With all the African restaurants opening up these days, you can take your tastebuds on a trek around the Mother Continent without ever leaving home. But for those of you who would mike like to make cuisine a part of your African travel experience, I asked Chef Yeti her suggestions for an African foodie tour.

Look for that during Thanksgiving week, right here on IBIT.

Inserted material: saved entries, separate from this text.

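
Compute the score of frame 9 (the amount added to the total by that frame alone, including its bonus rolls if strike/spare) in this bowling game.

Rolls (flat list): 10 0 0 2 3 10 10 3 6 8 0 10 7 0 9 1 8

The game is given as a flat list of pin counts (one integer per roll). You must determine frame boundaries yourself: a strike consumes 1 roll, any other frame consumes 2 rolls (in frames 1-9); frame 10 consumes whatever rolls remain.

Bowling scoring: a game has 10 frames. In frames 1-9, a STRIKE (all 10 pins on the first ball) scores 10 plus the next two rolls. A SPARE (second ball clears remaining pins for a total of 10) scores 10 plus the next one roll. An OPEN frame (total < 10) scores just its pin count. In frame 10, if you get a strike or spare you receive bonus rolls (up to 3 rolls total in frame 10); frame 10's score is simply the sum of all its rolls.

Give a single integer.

Answer: 7

Derivation:
Frame 1: STRIKE. 10 + next two rolls (0+0) = 10. Cumulative: 10
Frame 2: OPEN (0+0=0). Cumulative: 10
Frame 3: OPEN (2+3=5). Cumulative: 15
Frame 4: STRIKE. 10 + next two rolls (10+3) = 23. Cumulative: 38
Frame 5: STRIKE. 10 + next two rolls (3+6) = 19. Cumulative: 57
Frame 6: OPEN (3+6=9). Cumulative: 66
Frame 7: OPEN (8+0=8). Cumulative: 74
Frame 8: STRIKE. 10 + next two rolls (7+0) = 17. Cumulative: 91
Frame 9: OPEN (7+0=7). Cumulative: 98
Frame 10: SPARE. Sum of all frame-10 rolls (9+1+8) = 18. Cumulative: 116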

A Taste of Africa for the Holidays

One of the most common misconceptions about African cuisine is that it demands strange, exotic ingredients or cooking methods. To test that theory for yourself — and put a little African “flava” on your Thanksgiving or Christmas dinner table, check out this recipe for an African Roast Turkey from Chef Yeti Ezeanii, as featured on her AfroFood TV show.

“For 12 to 16 pound Bird

For Brine
1 Gallon Chicken Stock
1 Gallon Ice-Cold Water
1 Cup Kosher Salt
½ cup Packed Brown Sugar
2 Tsp. Fresh Garlic
2 Tsp. Ginger Powder
7 Bay Leaves
2 Tsp. African Birdseye Chillies

For Bird Stuffing
1 Red Onion (Quartered)
1 Small Apple (Quartered)
1 Lemon (Quartered)
1 Orange (Quartered)
1 Cinnamon Stick
2 Bay Leaves
2 Cups of water

For Compound Butter
1 Stick Room Temperature Unsalted Butter
2 Tbsp. of Afrofood Poultry Seasoning
1 Tsp. Garlic Powder
Peanut oil for basting

2 Days Before serving
Defrost turkey by placing in kitchen sink overnight (Max of 7 Hours). Place defrosted turkey in refrigerator until next step.

1 Day Before serving
In a large stock pot, heat up 1 gallon of chicken stock. Add salt,sugar, garlic and spices. Mix well and bring to boil. Remove from heat and cool mix to room temperature. In a large 5 gallon bucket or pot, place 2 plastic bags. Place thawed turkey into bag breast first. Pour in cooled brine mix. Add 1 gallon of ice cold water. Be sure that the turkey is fully submerged. Remove as much air as possible from the bag and tie the bag. Place bag in refrigerator or cooler (in a cool area of about 38 to 42 degrees). Leave for 8 to 14 hours.

8 Hours Before Serving
Remove bird from brine and rinse both inside cavity and outside thoroughly. Place bird on a rack and allow to air dry and sit at room temperature for at least 3 hours. In a glass bowl, combine all stuffing items along with water and cook in microwave about 4 minutes (To release the essential oils and flavors). In a glass bowl, combine butter, Poultry Seasoning and Garlic Powder. Place aside. Using a paper towel, blot dry any moisture on skin of turkey and inside the cavity. Stuff cavity and neck with stuffing.Using index finger gently loosen skin from muscle around th breast area. Place compound butter under loose skin and work butter into other areas finger cannot get into. Rub butter all around the bird. Place bird in roasting pan (Make sure pan has a rack in it) and into a preheated oven at 425 Degrees. Roast at this temperature for 1 hour (This step will help the skin brown). After 1 hour, cover breast with foil to prevent over browning and reduce temperature to 385 degrees until bird is done when internal temperature registers at 165 degrees ( About 2¾ to 3 hours combined cooking time ).

1.Be sure to baste with peanut oil every 30 minutes

2. Turn roasting pan 180 degrees every hour to ensure even cooking ( some zones of your oven are hotter than others).

3. Make sure to use a good food thermometer to check doneness .

4. Allow the bird to rest at least 5 to 10 minutes before you serve.”